The effects of HTT were strongest for general intelligence scores. After accounting for general intelligence, only specific advantages associated with CAG repeat length in visual-perceptual skills were detected. Similar to the effect on GAI, there were advantageous changes with increasing repeats up until the range of 40–41. Yet unlike GAI, there was no significant deleterious effect with increasing repeats above disease threshold. Early changes in tests of sensory and perceptual processing such as negative emotion recognition, smell perception, and performance on a timing task have been shown to be predictive of disease onset in preHD subjects (Harrington et al., 2012). However in the current study, the visual-perceptual tasks were measuring different sensory and perceptual processes, namely visual-motor integration (the Bender test) and pure visual-spatial perception (Judgement of Line). Interestingly, a recent report suggests that the Judgement-of-Line task, unlike other measures, was not found to be abnormal in patients until later in the disease process, after disease manifestation, suggesting it is a skill relatively spared (Corey-Bloom et al., 2016). The current findings in which there was no CAG repeat dosage effect on the Judgement-of-Line task performance above disease threshold is consistent with the previous findings of preserved visual-spatial perceptual skills in preHD.

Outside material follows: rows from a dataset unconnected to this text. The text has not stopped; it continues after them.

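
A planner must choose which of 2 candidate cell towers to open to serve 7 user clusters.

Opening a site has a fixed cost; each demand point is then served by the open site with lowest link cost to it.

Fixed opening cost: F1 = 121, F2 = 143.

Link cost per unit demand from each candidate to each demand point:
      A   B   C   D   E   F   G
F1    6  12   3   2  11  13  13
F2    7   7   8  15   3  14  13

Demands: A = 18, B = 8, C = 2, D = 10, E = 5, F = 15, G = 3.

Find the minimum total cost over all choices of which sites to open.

640

Open {F1}: assign each demand point to its cheapest open site.
  A→F1 18×6=108, B→F1 8×12=96, C→F1 2×3=6, D→F1 10×2=20, E→F1 5×11=55, F→F1 15×13=195, G→F1 3×13=39
  link cost 519, fixed 121 → total 640.
Compare {F1, F2}: link cost 439 + fixed 264 = 703.
Compare {F2}: link cost 612 + fixed 143 = 755.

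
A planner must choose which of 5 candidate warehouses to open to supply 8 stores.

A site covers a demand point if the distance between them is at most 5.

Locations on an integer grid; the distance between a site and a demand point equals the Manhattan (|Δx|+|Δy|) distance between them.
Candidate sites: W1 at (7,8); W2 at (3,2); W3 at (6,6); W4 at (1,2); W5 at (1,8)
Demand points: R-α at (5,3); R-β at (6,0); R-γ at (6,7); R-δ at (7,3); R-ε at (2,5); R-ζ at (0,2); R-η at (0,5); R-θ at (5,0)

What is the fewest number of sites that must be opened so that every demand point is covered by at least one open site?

3

Coverage sets (demand points within 5 of each site):
  W1: {R-γ, R-δ}
  W2: {R-α, R-β, R-δ, R-ε, R-ζ, R-θ}
  W3: {R-α, R-γ, R-δ, R-ε}
  W4: {R-α, R-ε, R-ζ, R-η}
  W5: {R-ε, R-η}
No 2 sites suffice: every size-2 union leaves at least one demand point uncovered.
But {W1, W2, W4} covers everything, so the minimum is 3.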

In sum, the findings from the current study support the notion that HTT may confer an advantage or a disadvantage depending upon the repeat length, playing a key role in determining intelligence, or causing a uniquely human brain disease.

Funding Source

This study was supported by the National Institutes of Neurologic Disorders and Stroke (NINDS) grant R01 NS055903, the National Center for Advancing Translational Sciences (NCATS) grant 1U54TR001356, the University of Iowa Clinical and Translational Science Award 1U54TR001013, and the CHDI Foundation grant 071108. The funders had no role in study design, data collection, data analysis, interpretation or writing of the report.

Conflict of Interest

There are no identified conflicts for any author. All authors have submitted a Conflict of Interest Statement.

Author Contribution

J.L. assessed subjects, maintained data base, performed statistical analysis and was primary author of manuscript; A.C. was involved in protocol development, assessment of subjects and statistical analysis. E.E. and K.M. were involved in protocol development and assessment of subjects; V.M. developed the MRI sequence protocol and image processing; J.D. was the lead statistician; P.N. provided oversight of protocol and scientific design. All authors discussed the results and commented on the manuscript.

Ethics Committee Approval

This study was reviewed and approved by the Iowa Investigational Review Board (IRB).